Wir sind dann erst einmal auf den nächsten Parkplatz gefahren und mussten kräftig durchatmen. Sofort war die Frage da, ist jemand unter den Toten und Verletzten, den wir kennen? Aus der Familie – so unsere Hoffnung – war wohl niemand um diese Zeit auf dem Weihnachtsmarkt. Doch wissen konnten wir das nicht. Wen ruft man zuerst an? Ruft man überhaupt an. Dann klingelte das Handy. War es ein Anruf der Polizei? Nein, die Nummer kannte ich. Die erste Entwarnung. Dann wurde nach und nach klar, unter den Betroffenen der tödlichen LKW-Fahrt war niemand, den wir direkt kannten.

Doch das Fragen ging auch nach der Weiterfahrt weiter. Wieso fuhr da ein polnischer LKW in die Massen? Was ist da nur passiert? Doch auch die Frage, was das mit uns, mit uns Deutschen macht, beschäftigte uns.
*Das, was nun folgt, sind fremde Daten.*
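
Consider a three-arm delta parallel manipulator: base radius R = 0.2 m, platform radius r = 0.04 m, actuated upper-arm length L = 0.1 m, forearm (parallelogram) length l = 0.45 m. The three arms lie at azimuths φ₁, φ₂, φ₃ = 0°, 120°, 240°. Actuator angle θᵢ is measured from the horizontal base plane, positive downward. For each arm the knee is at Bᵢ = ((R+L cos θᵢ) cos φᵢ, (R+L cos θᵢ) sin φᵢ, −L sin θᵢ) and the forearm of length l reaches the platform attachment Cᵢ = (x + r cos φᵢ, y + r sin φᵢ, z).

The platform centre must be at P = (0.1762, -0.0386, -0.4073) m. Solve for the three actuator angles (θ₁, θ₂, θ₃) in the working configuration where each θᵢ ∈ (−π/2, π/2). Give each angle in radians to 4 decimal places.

rotate P by −φ1: (0.1762, -0.0386, -0.4073)
  A cos θ + B sin θ = C:  -0.0162·cos θ + -0.4073·sin θ = 0.1243
  θ1 = atan2(B,A) + arccos(C/0.4076) = -0.3496
rotate P by −φ2: (-0.1215, -0.1333, -0.4073)
  A=0.2815, B=-0.4073, C=(l²−L²−A²−y'²−z²)/(2L)=-0.3521
  γ=atan2(-0.4073,0.2815)=-0.9660;  ψ=arccos(-0.7111)=2.3619;  θ2=γ+ψ≈1.3959
arm 3 (φ=240.0°): x'=-0.0547, y'=0.1719
  A=0.2147, B=-0.4073, C=(l²−L²−A²−y'²−z²)/(2L)=-0.2451
  √(A²+B²)=0.4604;  θ3 = -1.0857+2.1322 ≈ 1.0465

θ₁ = -0.3496, θ₂ = 1.3959, θ₃ = 1.0465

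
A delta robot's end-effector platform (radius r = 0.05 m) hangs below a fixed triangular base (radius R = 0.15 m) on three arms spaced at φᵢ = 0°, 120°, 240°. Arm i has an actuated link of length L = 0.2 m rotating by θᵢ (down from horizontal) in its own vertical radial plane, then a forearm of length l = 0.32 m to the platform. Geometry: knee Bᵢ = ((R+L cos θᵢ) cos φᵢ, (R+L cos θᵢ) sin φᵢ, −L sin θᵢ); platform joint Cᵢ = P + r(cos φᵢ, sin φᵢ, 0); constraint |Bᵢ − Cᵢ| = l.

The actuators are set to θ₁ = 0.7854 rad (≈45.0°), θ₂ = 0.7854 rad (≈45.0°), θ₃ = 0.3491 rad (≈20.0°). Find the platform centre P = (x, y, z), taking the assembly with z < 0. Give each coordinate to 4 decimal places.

S1 = (0.2414·cos0.0°, 0.2414·sin0.0°, -0.1414) = (0.2414, 0.0000, -0.1414)
arm 2 at φ=120.0°: e+L cos θ2 = 0.2414;  S2 = (-0.1207, 0.2091, -0.1414)
arm 3 at φ=240.0°: e+L cos θ3 = 0.2879;  S3 = (-0.1440, -0.2494, -0.0684)
|S₂|²−|S₁|² = 0.0000;  |S₃|²−|S₁|² = 0.0093
[-0.7243 0.4182 0.0000]·P = 0.0000;  [-0.7708 -0.4987 0.1460]·P = 0.0093
Cramer: x(z) = -0.0057+0.0893z;  y(z) = -0.0099+0.1547z
into |P−S₁|² = l²: 1.0319z² + 0.2356z + -0.0212 = 0;  Δ = 0.1432;  z = -0.2975 or 0.0692 → z<0 root = -0.2975
x = -0.0323, y = -0.0559

(-0.0323, -0.0559, -0.2975)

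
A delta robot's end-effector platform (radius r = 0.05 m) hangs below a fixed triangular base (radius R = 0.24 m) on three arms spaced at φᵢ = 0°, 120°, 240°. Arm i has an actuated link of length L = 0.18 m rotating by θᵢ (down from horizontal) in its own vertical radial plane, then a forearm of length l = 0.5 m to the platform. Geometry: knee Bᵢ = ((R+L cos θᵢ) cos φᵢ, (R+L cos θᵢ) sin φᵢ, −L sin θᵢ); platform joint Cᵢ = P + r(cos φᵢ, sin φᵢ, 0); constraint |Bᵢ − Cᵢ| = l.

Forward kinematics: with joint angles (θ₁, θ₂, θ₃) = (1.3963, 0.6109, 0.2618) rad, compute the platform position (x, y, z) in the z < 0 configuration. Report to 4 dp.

(-0.1817, -0.0481, -0.4693)

φ1=0.0°: virtual centre (0.2213, 0.0000, -0.1773), radius l
φ2=120.0°: virtual centre (-0.1687, 0.2922, -0.1032), radius l
arm 3 at φ=240.0°: e+L cos θ3 = 0.3639;  centre 3 = (-0.1819, -0.3151, -0.0466)
subtract pairs → two planes through P
linear system: -0.7799x+0.5845y = 0.0442−0.1480z; -0.8064x+-0.6302y = 0.0542−0.2614z
det = 0.9628;  x = -0.0618+0.2555z,  y = -0.0069+0.0877z
quadratic in z: (1.0730)z²+(0.2087)z+(-0.1384)=0, √Δ=0.7985 → z ∈ {-0.4693, 0.2749}; z = -0.4693 (taking z<0)
x = -0.1817, y = -0.0481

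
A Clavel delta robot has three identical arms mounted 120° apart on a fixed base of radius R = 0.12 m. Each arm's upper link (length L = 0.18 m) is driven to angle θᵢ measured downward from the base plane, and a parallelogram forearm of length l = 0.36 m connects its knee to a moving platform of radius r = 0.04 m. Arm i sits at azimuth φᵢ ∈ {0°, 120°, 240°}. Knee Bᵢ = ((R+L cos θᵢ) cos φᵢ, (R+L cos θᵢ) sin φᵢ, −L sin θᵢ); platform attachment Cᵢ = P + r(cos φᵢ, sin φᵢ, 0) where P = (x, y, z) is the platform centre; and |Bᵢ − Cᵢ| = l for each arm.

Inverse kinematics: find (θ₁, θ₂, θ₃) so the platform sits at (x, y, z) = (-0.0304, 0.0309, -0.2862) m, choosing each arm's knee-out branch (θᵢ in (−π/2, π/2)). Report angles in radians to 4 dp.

θ₁ = 0.3487, θ₂ = -0.0003, θ₃ = 0.2619

arm 1 (φ=0.0°): x'=-0.0304, y'=0.0309
  A=0.1104, B=-0.2862, C=(l²−L²−A²−y'²−z²)/(2L)=0.0060
  √(A²+B²)=0.3068;  θ1 = -1.2026+1.5514 ≈ 0.3487
arm 2 (φ=120.0°): x'=0.0420, y'=0.0109
  A=0.0380, B=-0.2862, C=(l²−L²−A²−y'²−z²)/(2L)=0.0381
  γ=atan2(-0.2862,0.0380)=-1.4387;  ψ=arccos(0.1320)=1.4384;  θ2=γ+ψ≈-0.0003
arm 3 (φ=240.0°): x'=-0.0116, y'=-0.0418
  e−x'=0.0916;  (l²−L²−(e−x')²−y'²−z²)/2L = 0.0143
  γ=atan2(-0.2862,0.0916)=-1.2612;  ψ=arccos(0.0477)=1.5231;  θ3=γ+ψ≈0.2619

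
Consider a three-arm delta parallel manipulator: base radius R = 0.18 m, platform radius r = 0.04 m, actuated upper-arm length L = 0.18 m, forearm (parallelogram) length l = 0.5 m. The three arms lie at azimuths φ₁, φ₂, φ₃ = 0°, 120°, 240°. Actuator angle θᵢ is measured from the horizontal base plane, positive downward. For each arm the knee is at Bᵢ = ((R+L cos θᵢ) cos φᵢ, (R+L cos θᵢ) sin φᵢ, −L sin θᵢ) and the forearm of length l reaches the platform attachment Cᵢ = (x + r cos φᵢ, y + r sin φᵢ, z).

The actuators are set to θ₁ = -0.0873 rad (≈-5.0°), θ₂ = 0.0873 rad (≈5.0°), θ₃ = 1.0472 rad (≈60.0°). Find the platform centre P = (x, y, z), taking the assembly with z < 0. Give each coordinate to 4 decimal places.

(0.1192, 0.1594, -0.4139)

φ1=0.0°: virtual centre (0.3193, 0.0000, 0.0157), radius l
φ2=120.0°: virtual centre (-0.1597, 0.2765, -0.0157), radius l
φ3=240.0°: virtual centre (-0.1150, -0.1992, -0.1559), radius l
eliminate P² terms by subtracting sphere 1 from 2 and 3
linear system: -0.9579x+0.5531y = 0.0000−-0.0628z; -0.8686x+-0.3984y = -0.0250−-0.3432z
det = 0.8620;  x = 0.0160+-0.2492z,  y = 0.0278+-0.3181z
sphere 1 gives Az²+Bz+C=0 with A=1.1633, B=0.1021, C=-0.1570;  B²−4AC=0.7410;  roots -0.4139, 0.3261;  negative root z = -0.4139
x = 0.1192, y = 0.1594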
Was bewirkt so ein Anschlag bezüglich des Zusammenlebens der Menschen in Berlin? Noch war und ist ja nicht klar, ob das eine Amokfahrt oder ein religiös motivierter Anschlag war. Wie reagieren die, die in den muslimischen Mitbürgern eh den Grund allen Übels sehen? Gibt es Racheaktionen? Davor sei Gott, der Gott, den wir Christen und die Moslems anbeten.

Später kamen dann die Fragen, die wohl derzeit niemand beantworten kann: Wie kann man den weltweiten Terror, der nun auch Berlin erreicht hat, zurück drängen, ihn verhindern? Wie es Donald Trump will – von der Erde tilgen? Ich habe keine Antwort, ich habe aber viele Sorgen. Irgendwann ist das Maß voll, irgendwann führt so ein Terror – wie auch immer begründet oder legitimiert – zu Gegenreaktionen. Das macht mir Angst. Es macht mir auch Angst, dass wahrscheinlich im kommenden Jahr die Weihnachtsmärkte Hochsicherheitszonen gleichen werden.

Da fällt mir ein, wie der Terror selbst in abgelegenen Orten wie Schrunz seine Wirkung zeigt. Dort trat der Rapper Sido als Stargast anlässlich der dort ausgetragenen Weltcups im Ski- und Snowboard-Cross auf. Die Einlasskontrollen waren fast so scharf, wie die anlässlich des Münchener Oktoberfestes. Man suchte sicherlich nicht nur nach verbotenen Glasflaschen. Soweit hat uns der Terror schon gebracht.

Ich warte jetzt auf sinnvolle Antworten der westlichen Welt. Die muss endlich ihre Streitereien beenden und mit einer Stimme auf diese Art von Krieg gegen unsere Werte reagieren.

Nach Frühstück ist mir heute wirklich nicht.

Ich wünsche ihnen eine friedvolle Vorweihnachtszeit.